The streaming services DAZN and Sky will keep the rights to screen live Serie A matches in Italy for the next five seasons after Italian clubs on Monday approved bids worth at least 4.5 billion euros ($4.8 billion), league officials said. The package includes exclusive and co-exclusive options for the league’s ten weekly games and also gives Serie A the option to sell free-to-air broadcasts on Saturday evenings. It will be the second time Serie A has sold its domestic rights. The previous three-year Deal ends in June 2022.
Streaming company DAZN, backed by Len Blavatnik, offered the highest-ever bid for the league and will pay an average of more than 840 million euros a season for packages one and two from 2021 to 2024, according to people familiar with the matter. That’s less than the 900 million euros per season that Serie A is receiving from its current deals but still significantly more than the price offered by Sky, which was vying to continue its nearly two-decade run as the country’s leading broadcaster.
The agreement with DAZN is seen as a seminal moment in the migration of sports consumption from linear pay TV to over-the-top (OTT) platforms. It is also the most significant sports rights deal in history and may set a new benchmark for future negotiations. DAZN, which calls itself “Sports Netflix,” has been one of the fastest-growing sports streaming platforms since it launched in Canada and the U.S. in 2018. The company says it is now available in over 80 countries and has more than 14 million subscribers globally.
DAZN’s contract win took effort. The ability to roll out an exclusive OTT service in a country with patchy Internet connectivity was a key hurdle for the company and some of Serie A’s 20 clubs. DAZN’s ability to secure a billion euros of technological and financial support from phone carrier Telecom Italia helped overcome those concerns.
The Serie A clubs approved the final offers tabled by DAZN and Sky after four months of negotiations. The Italian club owners had met in Milan on Monday to review the packages and decide whether or not to accept them.

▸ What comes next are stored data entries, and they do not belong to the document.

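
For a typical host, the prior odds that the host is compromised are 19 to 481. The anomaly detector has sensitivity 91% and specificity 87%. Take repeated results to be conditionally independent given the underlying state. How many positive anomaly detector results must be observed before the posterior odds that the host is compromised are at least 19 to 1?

Prior odds = 19/481.
False-positive rate = 1 − 0.87 = 0.13; likelihood ratio of a positive = 0.91/0.13 = 7.
Target odds = 19.
Require 7ⁿ ≥ 19 ÷ (19/481) = 481.
7³ = 343 falls short of 481 but 7⁴ = 2401 reaches it, so n = 4.

4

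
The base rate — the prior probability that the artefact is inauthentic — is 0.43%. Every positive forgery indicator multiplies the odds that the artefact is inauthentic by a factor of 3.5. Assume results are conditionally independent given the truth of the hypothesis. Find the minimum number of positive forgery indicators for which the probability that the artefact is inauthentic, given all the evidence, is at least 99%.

9

Prior odds: 0.0043 ÷ 0.9957 = 43/9957.
Likelihood ratio per positive forgery indicator = 3.5.
Target posterior odds = 0.99/0.01 = 99.
Require 3.5ⁿ ≥ 99 ÷ (43/9957) = 985743/43.
3.5⁸ = 5764801/256 falls short of 985743/43 but 3.5⁹ = 40353607/512 reaches it, so n = 9.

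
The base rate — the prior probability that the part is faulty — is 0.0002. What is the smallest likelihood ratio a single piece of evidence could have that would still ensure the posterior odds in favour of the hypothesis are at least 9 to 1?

Prior odds = 0.0002/0.9998 = 1/4999.
Target odds = 9.
Required Bayes factor = 9 ÷ (1/4999) = 44991.

44991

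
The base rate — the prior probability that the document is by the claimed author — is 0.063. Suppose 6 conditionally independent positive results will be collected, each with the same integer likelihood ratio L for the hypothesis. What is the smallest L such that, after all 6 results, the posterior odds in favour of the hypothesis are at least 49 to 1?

3

Prior odds = 0.063/0.937 = 63/937.
Target odds = 49.
Need L⁶ ≥ 49 ÷ (63/937) = 6559/9.
2⁶ = 64 < 6559/9 ≤ 729 = 3⁶, so L = 3.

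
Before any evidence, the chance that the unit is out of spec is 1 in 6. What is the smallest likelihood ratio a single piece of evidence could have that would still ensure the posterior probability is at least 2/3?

Prior odds = (1/6)/(5/6) = 0.2.
Target odds = (2/3)/(1/3) = 2.
Required Bayes factor = 2 ÷ 0.2 = 10.

10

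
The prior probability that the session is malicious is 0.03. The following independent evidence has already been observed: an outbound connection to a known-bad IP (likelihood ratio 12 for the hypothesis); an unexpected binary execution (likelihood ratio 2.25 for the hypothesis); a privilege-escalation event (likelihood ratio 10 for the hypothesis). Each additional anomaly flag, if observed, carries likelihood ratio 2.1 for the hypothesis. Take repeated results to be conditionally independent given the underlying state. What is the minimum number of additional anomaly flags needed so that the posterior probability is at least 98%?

3

Prior odds = 0.03/0.97 = 3/97.
Combined Bayes factor of the evidence already in hand = 12 × 2.25 × 10 = 270.
Odds after that evidence = (3/97) × 270 = 810/97.
Target odds = 0.98/0.02 = 49.
Need 2.1ⁿ ≥ 49 ÷ (810/97) = 4753/810.
2.1² = 4.41 falls short of 4753/810 but 2.1³ = 9.261 reaches it, so n = 3.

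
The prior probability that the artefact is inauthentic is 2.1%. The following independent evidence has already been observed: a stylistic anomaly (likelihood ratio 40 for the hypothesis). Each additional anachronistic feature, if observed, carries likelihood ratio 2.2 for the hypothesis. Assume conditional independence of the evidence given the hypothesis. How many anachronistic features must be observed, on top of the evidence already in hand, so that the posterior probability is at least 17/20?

Prior odds = 0.021/0.979 = 21/979.
Bayes factor of the evidence already in hand = 40.
Odds after that evidence = (21/979) × 40 = 840/979.
Target odds = 0.85/0.15 = 17/3.
Need 2.2ⁿ ≥ 17/3 ÷ (840/979) = 16643/2520.
2.2² = 4.84 falls short of 16643/2520 but 2.2³ = 10.648 reaches it, so n = 3.

3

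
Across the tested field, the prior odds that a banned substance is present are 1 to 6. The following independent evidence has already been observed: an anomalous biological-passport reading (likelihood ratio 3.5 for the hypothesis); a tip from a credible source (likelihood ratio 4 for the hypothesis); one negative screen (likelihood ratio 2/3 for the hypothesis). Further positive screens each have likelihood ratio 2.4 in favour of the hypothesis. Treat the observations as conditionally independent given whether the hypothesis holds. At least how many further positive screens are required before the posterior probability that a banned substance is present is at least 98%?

4

Prior odds = 1/6.
Combined Bayes factor of the evidence already in hand = 3.5 × 4 × (2/3) = 28/3.
Odds after that evidence = (1/6) × 28/3 = 14/9.
Target odds = 0.98/0.02 = 49.
Need 2.4ⁿ ≥ 49 ÷ (14/9) = 31.5.
2.4³ = 13.824 falls short of 31.5 but 2.4⁴ = 33.1776 reaches it, so n = 4.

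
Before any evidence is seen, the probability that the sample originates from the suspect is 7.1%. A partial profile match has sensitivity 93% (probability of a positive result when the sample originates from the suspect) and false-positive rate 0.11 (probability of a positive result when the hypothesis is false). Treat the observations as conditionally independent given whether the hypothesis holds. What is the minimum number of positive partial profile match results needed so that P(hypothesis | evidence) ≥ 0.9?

Prior odds: 0.071 ÷ 0.929 = 71/929.
Likelihood ratio of a positive result = 0.93/0.11 = 93/11.
Target posterior odds = 0.9/0.1 = 9.
Require (93/11)ⁿ ≥ 9 ÷ (71/929) = 8361/71.
(93/11)² = 8649/121 falls short of 8361/71 but (93/11)³ = 804357/1331 reaches it, so n = 3.

3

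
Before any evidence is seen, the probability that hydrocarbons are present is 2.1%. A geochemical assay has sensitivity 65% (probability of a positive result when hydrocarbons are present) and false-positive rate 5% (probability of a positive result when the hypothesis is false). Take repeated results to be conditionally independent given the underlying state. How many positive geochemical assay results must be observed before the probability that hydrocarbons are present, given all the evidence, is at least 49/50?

Prior odds = 0.021/0.979 = 21/979.
Likelihood ratio of a positive result = 0.65/0.05 = 13.
Target posterior odds = 0.98/0.02 = 49.
Require 13ⁿ ≥ 49 ÷ (21/979) = 6853/3.
13³ = 2197 falls short of 6853/3 but 13⁴ = 28561 reaches it, so n = 4.

4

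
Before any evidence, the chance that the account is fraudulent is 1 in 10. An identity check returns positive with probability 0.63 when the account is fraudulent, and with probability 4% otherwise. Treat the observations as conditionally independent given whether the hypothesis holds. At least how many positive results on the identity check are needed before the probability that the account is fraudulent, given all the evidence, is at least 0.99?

Prior odds: 0.1 ÷ 0.9 = 1/9.
Likelihood ratio of a positive result = 0.63/0.04 = 15.75.
Target posterior odds = 0.99/0.01 = 99.
Need (1/9) × 15.75ⁿ ≥ 99, i.e. 15.75ⁿ ≥ 891.
15.75² = 248.0625 falls short of 891 but 15.75³ = 3906.984375 reaches it, so n = 3.

3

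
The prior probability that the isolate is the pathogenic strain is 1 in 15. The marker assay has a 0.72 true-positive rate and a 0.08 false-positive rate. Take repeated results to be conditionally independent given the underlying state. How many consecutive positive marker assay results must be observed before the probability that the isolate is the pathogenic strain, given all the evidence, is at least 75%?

2

Prior odds = (1/15)/(14/15) = 1/14.
Likelihood ratio of a positive result = 0.72/0.08 = 9.
Target odds: 0.75 ÷ 0.25 = 3.
Require 9ⁿ ≥ 3 ÷ (1/14) = 42.
9¹ = 9 falls short of 42 but 9² = 81 reaches it, so n = 2.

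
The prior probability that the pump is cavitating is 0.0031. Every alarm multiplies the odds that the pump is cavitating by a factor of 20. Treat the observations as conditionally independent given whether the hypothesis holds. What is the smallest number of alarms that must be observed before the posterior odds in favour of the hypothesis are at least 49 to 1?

Prior odds: 0.0031 ÷ 0.9969 = 31/9969.
Likelihood ratio per alarm = 20.
Target odds = 49.
Need (31/9969) × 20ⁿ ≥ 49, i.e. 20ⁿ ≥ 488481/31.
20³ = 8000 falls short of 488481/31 but 20⁴ = 160000 reaches it, so n = 4.

4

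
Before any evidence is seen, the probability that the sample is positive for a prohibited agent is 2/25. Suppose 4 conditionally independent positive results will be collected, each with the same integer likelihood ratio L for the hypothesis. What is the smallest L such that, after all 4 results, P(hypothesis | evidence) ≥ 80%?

3

Prior odds = 0.08/0.92 = 2/23.
Target odds = 0.8/0.2 = 4.
Need L⁴ ≥ 4 ÷ (2/23) = 46.
2⁴ = 16 < 46 ≤ 81 = 3⁴, so L = 3.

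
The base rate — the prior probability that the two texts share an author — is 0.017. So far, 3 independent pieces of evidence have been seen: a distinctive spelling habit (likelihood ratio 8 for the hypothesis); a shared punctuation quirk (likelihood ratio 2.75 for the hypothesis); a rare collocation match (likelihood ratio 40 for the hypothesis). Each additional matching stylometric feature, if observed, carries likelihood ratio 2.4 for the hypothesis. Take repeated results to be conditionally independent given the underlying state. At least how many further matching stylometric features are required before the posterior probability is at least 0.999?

5

Prior odds = 0.017/0.983 = 17/983.
Combined Bayes factor of the evidence already in hand = 8 × 2.75 × 40 = 880.
Odds after that evidence = (17/983) × 880 = 14960/983.
Target odds = 0.999/0.001 = 999.
Need 2.4ⁿ ≥ 999 ÷ (14960/983) = 982017/14960.
2.4⁴ = 33.1776 falls short of 982017/14960 but 2.4⁵ = 79.62624 reaches it, so n = 5.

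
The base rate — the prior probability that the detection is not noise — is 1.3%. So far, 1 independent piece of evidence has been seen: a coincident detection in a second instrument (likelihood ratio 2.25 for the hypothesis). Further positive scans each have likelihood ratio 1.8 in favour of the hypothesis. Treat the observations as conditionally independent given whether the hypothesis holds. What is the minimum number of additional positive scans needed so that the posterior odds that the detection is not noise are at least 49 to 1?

13

Prior odds = 0.013/0.987 = 13/987.
Bayes factor of the evidence already in hand = 2.25.
Odds after that evidence = (13/987) × 2.25 = 39/1316.
Target odds = 49.
Need 1.8ⁿ ≥ 49 ÷ (39/1316) = 64484/39.
1.8¹² ≈1156.83 falls short of 64484/39 but 1.8¹³ ≈2082.3 reaches it, so n = 13.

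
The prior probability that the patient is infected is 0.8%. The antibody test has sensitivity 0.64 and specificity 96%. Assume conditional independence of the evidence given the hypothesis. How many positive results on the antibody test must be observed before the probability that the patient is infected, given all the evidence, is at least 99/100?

4

Prior odds: 0.008 ÷ 0.992 = 1/124.
False-positive rate = 1 − 0.96 = 0.04; likelihood ratio of a positive = 0.64/0.04 = 16.
Target odds: 0.99 ÷ 0.01 = 99.
Need (1/124) × 16ⁿ ≥ 99, i.e. 16ⁿ ≥ 12276.
16³ = 4096 falls short of 12276 but 16⁴ = 65536 reaches it, so n = 4.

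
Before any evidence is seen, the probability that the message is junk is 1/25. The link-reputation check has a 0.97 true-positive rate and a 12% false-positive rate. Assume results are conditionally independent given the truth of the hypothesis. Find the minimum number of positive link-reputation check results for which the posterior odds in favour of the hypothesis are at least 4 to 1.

3

Prior odds = 0.04/0.96 = 1/24.
Likelihood ratio of a positive result = 0.97/0.12 = 97/12.
Target odds = 4.
Need (1/24) × (97/12)ⁿ ≥ 4, i.e. (97/12)ⁿ ≥ 96.
(97/12)² = 9409/144 falls short of 96 but (97/12)³ = 912673/1728 reaches it, so n = 3.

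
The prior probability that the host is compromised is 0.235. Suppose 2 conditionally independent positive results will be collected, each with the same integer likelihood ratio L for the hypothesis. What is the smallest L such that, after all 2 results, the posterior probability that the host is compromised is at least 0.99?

18

Prior odds = 0.235/0.765 = 47/153.
Target odds = 0.99/0.01 = 99.
Need L² ≥ 99 ÷ (47/153) = 15147/47.
17² = 289 < 15147/47 ≤ 324 = 18², so L = 18.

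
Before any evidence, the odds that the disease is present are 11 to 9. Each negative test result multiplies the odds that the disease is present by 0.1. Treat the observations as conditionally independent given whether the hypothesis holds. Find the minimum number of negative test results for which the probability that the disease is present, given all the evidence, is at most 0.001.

4

Prior odds = 11/9.
Likelihood ratio per negative test result = 0.1.
Target odds: 0.001 ÷ 0.999 = 1/999.
Need (11/9) × 0.1ⁿ ≤ 1/999, i.e. 0.1ⁿ ≤ 1/1221.
0.1³ = 0.001 is still above 1/1221 but 0.1⁴ = 0.0001 is at or below it, so n = 4.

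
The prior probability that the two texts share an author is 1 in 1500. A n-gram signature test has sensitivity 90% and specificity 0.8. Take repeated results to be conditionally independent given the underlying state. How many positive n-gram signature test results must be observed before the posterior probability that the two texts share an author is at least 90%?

7

Prior odds: (1/1500) ÷ (1499/1500) = 1/1499.
False-positive rate = 1 − 0.8 = 0.2; likelihood ratio of a positive = 0.9/0.2 = 4.5.
Target odds: 0.9 ÷ 0.1 = 9.
Need (1/1499) × 4.5ⁿ ≥ 9, i.e. 4.5ⁿ ≥ 13491.
4.5⁶ = 8303.765625 falls short of 13491 but 4.5⁷ = 4782969/128 reaches it, so n = 7.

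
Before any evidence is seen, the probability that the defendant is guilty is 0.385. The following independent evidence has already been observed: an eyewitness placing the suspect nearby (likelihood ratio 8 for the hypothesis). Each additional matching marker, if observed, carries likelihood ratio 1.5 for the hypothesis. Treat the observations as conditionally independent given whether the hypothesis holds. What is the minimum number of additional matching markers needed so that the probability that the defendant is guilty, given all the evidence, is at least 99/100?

8

Prior odds = 0.385/0.615 = 77/123.
Bayes factor of the evidence already in hand = 8.
Odds after that evidence = (77/123) × 8 = 616/123.
Target odds = 0.99/0.01 = 99.
Need 1.5ⁿ ≥ 99 ÷ (616/123) = 1107/56.
1.5⁷ = 17.0859375 falls short of 1107/56 but 1.5⁸ = 25.62890625 reaches it, so n = 8.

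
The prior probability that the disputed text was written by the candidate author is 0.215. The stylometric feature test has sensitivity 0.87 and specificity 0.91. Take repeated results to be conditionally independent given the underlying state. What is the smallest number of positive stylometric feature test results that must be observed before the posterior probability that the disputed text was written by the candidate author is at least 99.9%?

Prior odds = 0.215/0.785 = 43/157.
False-positive rate = 1 − 0.91 = 0.09; likelihood ratio of a positive = 0.87/0.09 = 29/3.
Target odds: 0.999 ÷ 0.001 = 999.
Require (29/3)ⁿ ≥ 999 ÷ (43/157) = 156843/43.
(29/3)³ = 24389/27 falls short of 156843/43 but (29/3)⁴ = 707281/81 reaches it, so n = 4.

4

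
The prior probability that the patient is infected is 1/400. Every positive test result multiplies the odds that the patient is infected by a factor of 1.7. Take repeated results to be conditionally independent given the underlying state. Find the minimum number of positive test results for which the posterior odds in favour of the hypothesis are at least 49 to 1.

Prior odds = 0.0025/0.9975 = 1/399.
Likelihood ratio per positive test result = 1.7.
Target odds = 49.
Require 1.7ⁿ ≥ 49 ÷ (1/399) = 19551.
1.7¹⁸ ≈14063.1 falls short of 19551 but 1.7¹⁹ ≈23907.2 reaches it, so n = 19.

19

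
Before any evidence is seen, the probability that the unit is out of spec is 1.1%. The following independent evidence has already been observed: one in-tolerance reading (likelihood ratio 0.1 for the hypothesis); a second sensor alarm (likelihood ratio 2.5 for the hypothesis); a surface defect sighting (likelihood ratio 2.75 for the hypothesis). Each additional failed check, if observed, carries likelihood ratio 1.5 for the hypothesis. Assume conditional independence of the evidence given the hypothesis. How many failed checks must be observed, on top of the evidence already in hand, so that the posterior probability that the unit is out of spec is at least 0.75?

Prior odds = 0.011/0.989 = 11/989.
Combined Bayes factor of the evidence already in hand = 0.1 × 2.5 × 2.75 = 0.6875.
Odds after that evidence = (11/989) × 0.6875 = 121/15824.
Target odds = 0.75/0.25 = 3.
Need 1.5ⁿ ≥ 3 ÷ (121/15824) = 47472/121.
1.5¹⁴ = 4782969/16384 falls short of 47472/121 but 1.5¹⁵ = 14348907/32768 reaches it, so n = 15.

15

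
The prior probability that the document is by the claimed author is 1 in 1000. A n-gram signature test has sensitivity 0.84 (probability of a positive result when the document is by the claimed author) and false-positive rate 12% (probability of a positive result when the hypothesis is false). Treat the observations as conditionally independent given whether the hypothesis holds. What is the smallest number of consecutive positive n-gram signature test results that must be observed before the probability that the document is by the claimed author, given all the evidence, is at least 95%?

6

Prior odds = 0.001/0.999 = 1/999.
Likelihood ratio of a positive result = 0.84/0.12 = 7.
Target posterior odds = 0.95/0.05 = 19.
Require 7ⁿ ≥ 19 ÷ (1/999) = 18981.
7⁵ = 16807 falls short of 18981 but 7⁶ = 117649 reaches it, so n = 6.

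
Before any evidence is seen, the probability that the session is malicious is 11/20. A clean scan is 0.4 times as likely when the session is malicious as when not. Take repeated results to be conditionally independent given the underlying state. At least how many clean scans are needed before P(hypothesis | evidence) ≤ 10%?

Prior odds: 0.55 ÷ 0.45 = 11/9.
Likelihood ratio per clean scan = 0.4.
Target odds: 0.1 ÷ 0.9 = 1/9.
Need (11/9) × 0.4ⁿ ≤ 1/9, i.e. 0.4ⁿ ≤ 1/11.
0.4² = 0.16 is still above 1/11 but 0.4³ = 0.064 is at or below it, so n = 3.

3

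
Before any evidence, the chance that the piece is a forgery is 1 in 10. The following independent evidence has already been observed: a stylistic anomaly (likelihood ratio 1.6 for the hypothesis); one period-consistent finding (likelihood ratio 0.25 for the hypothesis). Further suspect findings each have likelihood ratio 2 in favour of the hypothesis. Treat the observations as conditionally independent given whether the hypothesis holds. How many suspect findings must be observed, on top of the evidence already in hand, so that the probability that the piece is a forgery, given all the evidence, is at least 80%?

7

Prior odds = 0.1/0.9 = 1/9.
Combined Bayes factor of the evidence already in hand = 1.6 × 0.25 = 0.4.
Odds after that evidence = (1/9) × 0.4 = 2/45.
Target odds = 0.8/0.2 = 4.
Need 2ⁿ ≥ 4 ÷ (2/45) = 90.
2⁶ = 64 falls short of 90 but 2⁷ = 128 reaches it, so n = 7.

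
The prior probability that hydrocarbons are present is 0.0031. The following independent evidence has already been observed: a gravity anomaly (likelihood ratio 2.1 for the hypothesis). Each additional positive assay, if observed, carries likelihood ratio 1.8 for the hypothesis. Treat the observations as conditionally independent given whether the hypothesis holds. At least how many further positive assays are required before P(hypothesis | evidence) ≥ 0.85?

Prior odds = 0.0031/0.9969 = 31/9969.
Bayes factor of the evidence already in hand = 2.1.
Odds after that evidence = (31/9969) × 2.1 = 217/33230.
Target odds = 0.85/0.15 = 17/3.
Need 1.8ⁿ ≥ 17/3 ÷ (217/33230) = 564910/651.
1.8¹¹ ≈642.684 falls short of 564910/651 but 1.8¹² ≈1156.83 reaches it, so n = 12.

12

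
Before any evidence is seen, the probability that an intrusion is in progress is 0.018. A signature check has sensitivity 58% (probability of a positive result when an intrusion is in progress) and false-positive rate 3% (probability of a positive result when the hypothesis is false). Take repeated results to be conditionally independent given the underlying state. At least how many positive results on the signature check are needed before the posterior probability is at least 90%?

Prior odds: 0.018 ÷ 0.982 = 9/491.
Likelihood ratio of a positive result = 0.58/0.03 = 58/3.
Target odds: 0.9 ÷ 0.1 = 9.
Need (9/491) × (58/3)ⁿ ≥ 9, i.e. (58/3)ⁿ ≥ 491.
(58/3)² = 3364/9 falls short of 491 but (58/3)³ = 195112/27 reaches it, so n = 3.

3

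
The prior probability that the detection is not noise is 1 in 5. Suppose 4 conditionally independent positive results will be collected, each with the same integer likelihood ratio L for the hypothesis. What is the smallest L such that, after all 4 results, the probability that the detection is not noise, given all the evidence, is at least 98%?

Prior odds = 0.2/0.8 = 0.25.
Target odds = 0.98/0.02 = 49.
Need L⁴ ≥ 49 ÷ 0.25 = 196.
3⁴ = 81 < 196 ≤ 256 = 4⁴, so L = 4.

4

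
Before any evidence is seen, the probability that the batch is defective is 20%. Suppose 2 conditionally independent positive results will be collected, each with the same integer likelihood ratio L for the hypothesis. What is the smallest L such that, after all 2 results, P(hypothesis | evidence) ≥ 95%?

9

Prior odds = 0.2/0.8 = 0.25.
Target odds = 0.95/0.05 = 19.
Need L² ≥ 19 ÷ 0.25 = 76.
8² = 64 < 76 ≤ 81 = 9², so L = 9.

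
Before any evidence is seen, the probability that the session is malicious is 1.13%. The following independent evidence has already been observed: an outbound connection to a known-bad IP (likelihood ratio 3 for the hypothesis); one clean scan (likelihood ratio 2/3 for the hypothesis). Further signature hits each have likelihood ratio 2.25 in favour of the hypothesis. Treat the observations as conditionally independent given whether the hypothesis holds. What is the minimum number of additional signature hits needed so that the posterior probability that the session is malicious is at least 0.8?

Prior odds = 0.0113/0.9887 = 113/9887.
Combined Bayes factor of the evidence already in hand = 3 × (2/3) = 2.
Odds after that evidence = (113/9887) × 2 = 226/9887.
Target odds = 0.8/0.2 = 4.
Need 2.25ⁿ ≥ 4 ÷ (226/9887) = 19774/113.
2.25⁶ = 531441/4096 falls short of 19774/113 but 2.25⁷ = 4782969/16384 reaches it, so n = 7.

7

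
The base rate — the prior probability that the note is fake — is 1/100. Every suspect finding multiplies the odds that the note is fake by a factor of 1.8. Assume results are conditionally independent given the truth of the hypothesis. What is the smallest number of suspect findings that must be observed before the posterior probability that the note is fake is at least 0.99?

16

Prior odds: 0.01 ÷ 0.99 = 1/99.
Likelihood ratio per suspect finding = 1.8.
Target posterior odds = 0.99/0.01 = 99.
Require 1.8ⁿ ≥ 99 ÷ (1/99) = 9801.
1.8¹⁵ ≈6746.64 falls short of 9801 but 1.8¹⁶ ≈12144 reaches it, so n = 16.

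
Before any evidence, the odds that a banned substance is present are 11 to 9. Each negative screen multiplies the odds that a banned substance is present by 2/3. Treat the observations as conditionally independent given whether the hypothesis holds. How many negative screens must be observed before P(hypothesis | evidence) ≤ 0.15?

5

Prior odds = 11/9.
Likelihood ratio per negative screen = 2/3.
Target posterior odds = 0.15/0.85 = 3/17.
Need (11/9) × (2/3)ⁿ ≤ 3/17, i.e. (2/3)ⁿ ≤ 27/187.
(2/3)⁴ = 16/81 is still above 27/187 but (2/3)⁵ = 32/243 is at or below it, so n = 5.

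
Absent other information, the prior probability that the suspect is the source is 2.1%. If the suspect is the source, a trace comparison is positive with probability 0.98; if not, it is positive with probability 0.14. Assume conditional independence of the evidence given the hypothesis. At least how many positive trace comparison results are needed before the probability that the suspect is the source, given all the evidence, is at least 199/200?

5

Prior odds: 0.021 ÷ 0.979 = 21/979.
Likelihood ratio of a positive = 0.98/0.14 = 7.
Target odds: 0.995 ÷ 0.005 = 199.
Require 7ⁿ ≥ 199 ÷ (21/979) = 194821/21.
7⁴ = 2401 falls short of 194821/21 but 7⁵ = 16807 reaches it, so n = 5.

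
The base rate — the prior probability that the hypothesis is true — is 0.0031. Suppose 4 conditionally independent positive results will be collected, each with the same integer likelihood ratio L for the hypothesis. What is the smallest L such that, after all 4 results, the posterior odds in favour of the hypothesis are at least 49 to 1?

12

Prior odds = 0.0031/0.9969 = 31/9969.
Target odds = 49.
Need L⁴ ≥ 49 ÷ (31/9969) = 488481/31.
11⁴ = 14641 < 488481/31 ≤ 20736 = 12⁴, so L = 12.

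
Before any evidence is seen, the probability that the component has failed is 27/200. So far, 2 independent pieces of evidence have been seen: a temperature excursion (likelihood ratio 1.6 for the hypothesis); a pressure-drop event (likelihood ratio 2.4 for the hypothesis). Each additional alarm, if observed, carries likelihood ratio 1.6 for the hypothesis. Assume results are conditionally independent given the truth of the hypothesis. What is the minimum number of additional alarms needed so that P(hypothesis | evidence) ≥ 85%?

Prior odds = 0.135/0.865 = 27/173.
Combined Bayes factor of the evidence already in hand = 1.6 × 2.4 = 3.84.
Odds after that evidence = (27/173) × 3.84 = 2592/4325.
Target odds = 0.85/0.15 = 17/3.
Need 1.6ⁿ ≥ 17/3 ÷ (2592/4325) = 73525/7776.
1.6⁴ = 6.5536 falls short of 73525/7776 but 1.6⁵ = 10.48576 reaches it, so n = 5.

5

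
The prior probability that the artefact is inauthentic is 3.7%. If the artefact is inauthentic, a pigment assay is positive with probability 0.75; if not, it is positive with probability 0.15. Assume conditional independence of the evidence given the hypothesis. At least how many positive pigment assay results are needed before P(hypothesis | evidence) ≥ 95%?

4

Prior odds = 0.037/0.963 = 37/963.
Likelihood ratio of a positive = 0.75/0.15 = 5.
Target odds: 0.95 ÷ 0.05 = 19.
Need (37/963) × 5ⁿ ≥ 19, i.e. 5ⁿ ≥ 18297/37.
5³ = 125 falls short of 18297/37 but 5⁴ = 625 reaches it, so n = 4.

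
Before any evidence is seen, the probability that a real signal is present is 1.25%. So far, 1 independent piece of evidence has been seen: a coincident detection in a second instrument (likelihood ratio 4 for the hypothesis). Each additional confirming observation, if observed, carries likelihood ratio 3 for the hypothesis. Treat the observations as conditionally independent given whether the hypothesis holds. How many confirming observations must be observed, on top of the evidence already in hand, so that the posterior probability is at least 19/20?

Prior odds = 0.0125/0.9875 = 1/79.
Bayes factor of the evidence already in hand = 4.
Odds after that evidence = (1/79) × 4 = 4/79.
Target odds = 0.95/0.05 = 19.
Need 3ⁿ ≥ 19 ÷ (4/79) = 375.25.
3⁵ = 243 falls short of 375.25 but 3⁶ = 729 reaches it, so n = 6.

6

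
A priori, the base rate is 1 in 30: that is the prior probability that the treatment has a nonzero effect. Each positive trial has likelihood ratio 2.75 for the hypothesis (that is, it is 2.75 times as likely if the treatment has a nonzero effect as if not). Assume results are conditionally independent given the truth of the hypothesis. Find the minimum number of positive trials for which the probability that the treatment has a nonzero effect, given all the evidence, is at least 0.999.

11

Prior odds = (1/30)/(29/30) = 1/29.
Likelihood ratio per positive trial = 2.75.
Target odds: 0.999 ÷ 0.001 = 999.
Need (1/29) × 2.75ⁿ ≥ 999, i.e. 2.75ⁿ ≥ 28971.
2.75¹⁰ ≈24735.9 falls short of 28971 but 2.75¹¹ ≈68023.6 reaches it, so n = 11.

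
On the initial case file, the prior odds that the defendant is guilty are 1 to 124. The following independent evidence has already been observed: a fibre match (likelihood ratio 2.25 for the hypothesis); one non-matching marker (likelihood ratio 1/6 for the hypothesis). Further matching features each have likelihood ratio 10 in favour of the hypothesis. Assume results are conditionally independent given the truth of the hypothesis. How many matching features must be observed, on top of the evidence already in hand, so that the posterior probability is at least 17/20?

4

Prior odds = 1/124.
Combined Bayes factor of the evidence already in hand = 2.25 × (1/6) = 0.375.
Odds after that evidence = (1/124) × 0.375 = 3/992.
Target odds = 0.85/0.15 = 17/3.
Need 10ⁿ ≥ 17/3 ÷ (3/992) = 16864/9.
10³ = 1000 falls short of 16864/9 but 10⁴ = 10000 reaches it, so n = 4.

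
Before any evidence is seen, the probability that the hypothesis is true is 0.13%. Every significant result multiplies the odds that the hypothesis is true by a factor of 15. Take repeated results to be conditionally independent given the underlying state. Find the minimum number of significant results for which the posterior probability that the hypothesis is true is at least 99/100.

Prior odds: 0.0013 ÷ 0.9987 = 13/9987.
Likelihood ratio per significant result = 15.
Target odds: 0.99 ÷ 0.01 = 99.
Require 15ⁿ ≥ 99 ÷ (13/9987) = 988713/13.
15⁴ = 50625 falls short of 988713/13 but 15⁵ = 759375 reaches it, so n = 5.

5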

The clubs voted to approve the offers from DAZN and Sky by more than two-to-one, with 17 of 20 teams supporting the contracts. Serie A will receive at least 900 million euros in the first year of each contract and an additional amount that varies with performance criteria, such as subscriber growth, up to a maximum of 1.5 billion euros. The new contracts also include provisions that aim to provide stability for domestic rights, a significant revenue source for many clubs. They will be re-negotiated in five years. The contracts do not cover international rights, which will be offered in a separate auction this month. The league’s media committee will oversee the auctions, led by former Napoli chief executive Aurelio De Laurentiis and Salernitana’s Danilo Iervolino.